NEW YORK, Nov 06, 2020 (GLOBE NEWSWIRE) – Guggenheim Investments, the global asset management and investment advisory business of Guggenheim Partners, today presented its outlook for bank and high yield loans in the fourth quarter 2020. Entitled “Credit Opportunities Under Challenging Conditions,” the report explains that while credit spreads have ample room to tighten, there is an overhang of a challenging credit environment as measured by credit spreads. market default rate, ratings migration and fundamentals.
Among the highlights of the 16-page report:
- Central bank action played a key role in supporting the availability of credit, tempering forward expectations of default rates. However, we expect certain sectors, namely energy and retail, to continue to suffer from defaults in the future.
- Avoiding these defaults is crucial, as investors only recover on average 40% and 70% of par in high-yield defaults and on bank loans, respectively, and recoveries since the start of the year have were significantly lower than these averages.
- Credit spreads remain near the 60th percentile of historical observations going back to 1998, giving them ample room to tighten.
- The cumulative 12-month high yield bond net leverage ratio of 4.5x has already passed the 2008-2009 default cycle peak of 3.9x, and is expected to worsen as 2019 data is excluded of calculation.
- This year, we have selectively added high yield exposure to longer maturity bonds, including angel investors.
- Our research shows that fallen angel prices tend to rebound after entering the high yield index, confirming the existence of a structural anomaly that causes them to be oversold around the index transition period. towards wider spreads than the fundamentals justify.
- All indications point to continued improvement in sub-investment grade bonds. Any setback should be viewed as temporary and, as such, an opportunity to add positions.
For more information, please visit http://www.uggenheiminvestments.com.
About Guggenheim Investments
Guggenheim Investments is the global asset management and investment advisory division of Guggenheim Partners, with more than $ 233 billion1 in total assets through bond, equity and alternative strategies.
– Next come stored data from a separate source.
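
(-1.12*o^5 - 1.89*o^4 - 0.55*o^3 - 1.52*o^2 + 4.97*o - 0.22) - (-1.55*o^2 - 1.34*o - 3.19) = -1.12*o^5 - 1.89*o^4 - 0.55*o^3 + 0.03*o^2 + 6.31*o + 2.97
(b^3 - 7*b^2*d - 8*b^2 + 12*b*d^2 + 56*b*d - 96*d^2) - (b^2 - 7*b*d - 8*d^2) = b^3 - 7*b^2*d - 9*b^2 + 12*b*d^2 + 63*b*d - 88*d^2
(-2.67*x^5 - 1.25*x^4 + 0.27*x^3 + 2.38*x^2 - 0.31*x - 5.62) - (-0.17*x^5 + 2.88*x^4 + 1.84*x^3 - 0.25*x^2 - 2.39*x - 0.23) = -2.5*x^5 - 4.13*x^4 - 1.57*x^3 + 2.63*x^2 + 2.08*x - 5.39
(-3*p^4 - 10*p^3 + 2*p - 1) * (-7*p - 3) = 21*p^5 + 79*p^4 + 30*p^3 - 14*p^2 + p + 3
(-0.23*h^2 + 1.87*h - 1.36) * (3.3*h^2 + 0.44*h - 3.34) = -0.759*h^4 + 6.0698*h^3 - 2.897*h^2 - 6.8442*h + 4.5424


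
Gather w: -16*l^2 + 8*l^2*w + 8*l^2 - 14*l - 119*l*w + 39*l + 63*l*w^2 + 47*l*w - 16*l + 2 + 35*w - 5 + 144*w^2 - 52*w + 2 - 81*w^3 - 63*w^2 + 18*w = -8*l^2 + 9*l - 81*w^3 + w^2*(63*l + 81) + w*(8*l^2 - 72*l + 1) - 1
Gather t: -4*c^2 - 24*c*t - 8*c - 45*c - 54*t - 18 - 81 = -4*c^2 - 53*c + t*(-24*c - 54) - 99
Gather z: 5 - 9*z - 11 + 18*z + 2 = 9*z - 4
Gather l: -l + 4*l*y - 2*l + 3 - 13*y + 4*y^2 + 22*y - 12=l*(4*y - 3) + 4*y^2 + 9*y - 9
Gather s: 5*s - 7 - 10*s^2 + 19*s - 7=-10*s^2 + 24*s - 14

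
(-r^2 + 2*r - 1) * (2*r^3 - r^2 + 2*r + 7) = -2*r^5 + 5*r^4 - 6*r^3 - 2*r^2 + 12*r - 7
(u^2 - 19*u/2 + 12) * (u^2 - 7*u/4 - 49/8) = u^4 - 45*u^3/4 + 45*u^2/2 + 595*u/16 - 147/2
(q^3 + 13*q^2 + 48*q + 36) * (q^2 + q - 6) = q^5 + 14*q^4 + 55*q^3 + 6*q^2 - 252*q - 216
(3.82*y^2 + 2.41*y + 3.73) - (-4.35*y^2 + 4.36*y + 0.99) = 8.17*y^2 - 1.95*y + 2.74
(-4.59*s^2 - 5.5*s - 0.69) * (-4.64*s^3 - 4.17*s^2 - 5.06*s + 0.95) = 21.2976*s^5 + 44.6603*s^4 + 49.362*s^3 + 26.3468*s^2 - 1.7336*s - 0.6555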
We focus on the risk and return needs of insurance companies, private and public pension funds, sovereign wealth funds, endowments and foundations, consultants, wealth managers and high net worth investors. Our more than 300 investment professionals conduct rigorous research to understand market trends and identify undervalued opportunities in areas that are often complex and under-tracked. This approach to investment management has enabled us to offer innovative strategies offering diversification opportunities and attractive long-term results.
1. The assets under management of Guggenheim Investments as of 30.09.2020 and include a leverage effect of 14 billion dollars. Guggenheim Investments represents the following affiliated investment management companies of Guggenheim Partners, LLC: Guggenheim Partners Investment Management, LLC, Security Investors, LLC, Guggenheim Funds Distributors, LLC, Guggenheim Funds Investment Advisors, LLC, Guggenheim Corporate Funding, LLC, Guggenheim Partners Europe Limited, GS GAMMA Advisors, LLC and Guggenheim Partners India Management.
Investing involves risks, including the possible loss of capital. The potential impacts of the COVID-19 outbreak are increasingly uncertain, difficult to assess and impossible to predict, and can lead to significant losses. Investments in fixed income instruments are subject to the possibility that interest rates will rise, causing their value to fall. High yield and unrated debt securities have a higher risk of default than investment grade bonds and may be less liquid, which can increase volatility.